10 Key Points to remember using an Autorouter...

Users of autorouters ideally want a tool that does everything perfectly for them. The router has do to it quickly without leaving much for the user to cleanup. When you dig deeper into what the user wants you discover that what they really need is a tool which can be easily directed by the designer in a variety of modes allowing the designer to control the design completion process. This becomes crucial as designs increase in density and congestion. The McCAD Trailblazer autorouter offers the designer both unattended routing as well as fully interactive routing in a variety of modes, thus making it possible to tackle the simple and complex routing problems with one easy to control software tool.


These suggestions which follow apply to all autorouters however designers can significantly improve their results with Trailblazer by observing the following key points:

  1. Placement:
    Enough can not be said about how important placement is. This can make or break the design. Designer’s need to position and orient components within the mandatory constraints of the physical requirements as best as they can and in such a way as to minimize crossovers as well as localized congestion. When you are done with placement, can you answer “YES” to “Could I route this layout manually using the constraints that will be imposed on the autorouter?” If the answer is “NO” then in all likelihood neither will the autorouter.
  2. Select an appropriate strategy:
    Though the standard default strategy will handle better than 95% of your designs, there are more than 15 other strategies which you can select to handle the more rare and unique situations. If none of these are ideally suited you can select the one which is closest to your needs and then fine tune the particular control aspects. Selecting or fine tuning the strategy will determine how much cleanup by the designer, if any, may be required.
  3. Maximize board Utilization:
    Set a default grid/spacing/trackwidth combination which is suitable for your project and which will maximize available interconnect pathways. For example if you specify a routing grind of 8 1/3 mils, and use track widths of 8 mils, and spacing of 8 mils, the resulting maximum attainable board utilization figure would be 8 + 8 + 8 = 24 mils channel requirement versus the router's selected channel width multiple of 8 1/3 x 3 = 25mils. This results in upto 24/25 => 96% utilization of available board space. The higher the utilization figure the more likely you will get 100% completeion by an autorouter.
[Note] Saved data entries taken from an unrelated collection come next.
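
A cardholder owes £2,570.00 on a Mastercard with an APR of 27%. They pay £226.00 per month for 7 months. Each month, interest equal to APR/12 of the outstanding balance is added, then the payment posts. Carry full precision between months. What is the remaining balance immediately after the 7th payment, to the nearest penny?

£1,310.26

Monthly rate r = 27%/12 = 2.25% = 0.0225.
Each month: B ← B·(1+r) − £226.00.
Month 1: interest £57.82; balance after payment £2,401.82.
Month 2: interest £54.04; balance after payment £2,229.87.
Month 3: interest £50.17; balance after payment £2,054.04.
Month 4: interest £46.22; balance after payment £1,874.25.
Month 5: interest £42.17; balance after payment £1,690.42.
Month 6: interest £38.03; balance after payment £1,502.46.
Month 7: interest £33.81; balance after payment £1,310.26.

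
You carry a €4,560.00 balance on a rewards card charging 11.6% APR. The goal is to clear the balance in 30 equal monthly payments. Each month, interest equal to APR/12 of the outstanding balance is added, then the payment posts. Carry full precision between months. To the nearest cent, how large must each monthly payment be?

Monthly rate r = 11.6%/12 = 0.966667% = 0.00966667.
Level-payment amortization: P = B₀·r / (1 − (1+r)^(−n)) = 4560.00·0.00966667 / (1 − 1.00967^(−30)).
Denominator 1 − (1+r)^(−30) = 0.250693601.
P = 44.08 / 0.250693601 ≈ 175.83.

€175.83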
  4. Locate impossible spacing constraints:
    Perform a DRC check, looking for pin to pin spacing constraints which may prevent proper entry or exit of signal traces from/to these pins. Depending upon the design, you may have to perform local routing using a different routing setup for those specific areas only.
  5. Set the direction of routing:
    Set the direction of routing to move from a dense area towards a less dense area. This is what a designer would do if he were manually routing the board. For example connectors are usually dense areas. Routing away from the connector is usually a much easier task than vice versa. Following this practice will reduce or eliminate route blockage.
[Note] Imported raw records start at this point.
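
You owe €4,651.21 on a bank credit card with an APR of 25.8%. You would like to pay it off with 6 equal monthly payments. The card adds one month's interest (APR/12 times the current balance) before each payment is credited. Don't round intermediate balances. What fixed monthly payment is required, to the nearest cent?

€834.57

Monthly rate r = 25.8%/12 = 2.15% = 0.0215.
Level-payment amortization: P = B₀·r / (1 − (1+r)^(−n)) = 4651.21·0.0215 / (1 − 1.0215^(−6)).
Denominator 1 − (1+r)^(−6) = 0.11982349.
P = 100.001 / 0.11982349 ≈ 834.57.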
  6. Clear the congested areas first:
    If the design has a number of highly congested areas, they should be cleared first through the use of restricted route area windows. You want to push these congested areas out into the less congested areas. Doing so will avoid potential route blockages when routing from the less congested area into a very congested area.
  7. Change the setup or layout:
    If the router boggs down, this usually is a sign of some layout issue dealing with spacing constraint which is making the completion of an interconnect difficult or impossible. Stop the router and examine the area in question and adjust strategies or spacing constraints as necessary to resume effective routing.
  8. Use pre-routed devices when appropriate:
    In some cases where you have extreme densities and difficult escapement paths such as with PGAs or BGAs, prerouting a specific fan-out pattern will dramatically improve completion results.
  9. Spend extra time in net setup:
    Though most designs do not require this additional time before routing, very complex designs, in excess of 50,000 connections and higher, will have substantially improved results when nets are assigned a specific order of routing as well as being assigned to specific routing layers. In one specific instance, an end user reduced his route time from 27 hours to 2 hrs and raised his completion level to a point where he only had 30 partial unroutes left in a design that had more than 180,000 unrouted connections at the start. He was then able to finish the routing using Trailblazer’s interactive mode.
  10. Use the interactive routing mode to finish:
    Any good autorouting tool will provide you with an interactive mode where the designer can complete any routes that the autorouter failed to complete on it’s own. In this operational mode you can push and shove traces around as you guide the autorouter in placing the final routes. While doing this the autorouter will move and carefully space the shoved traces as you lay-in the final paths.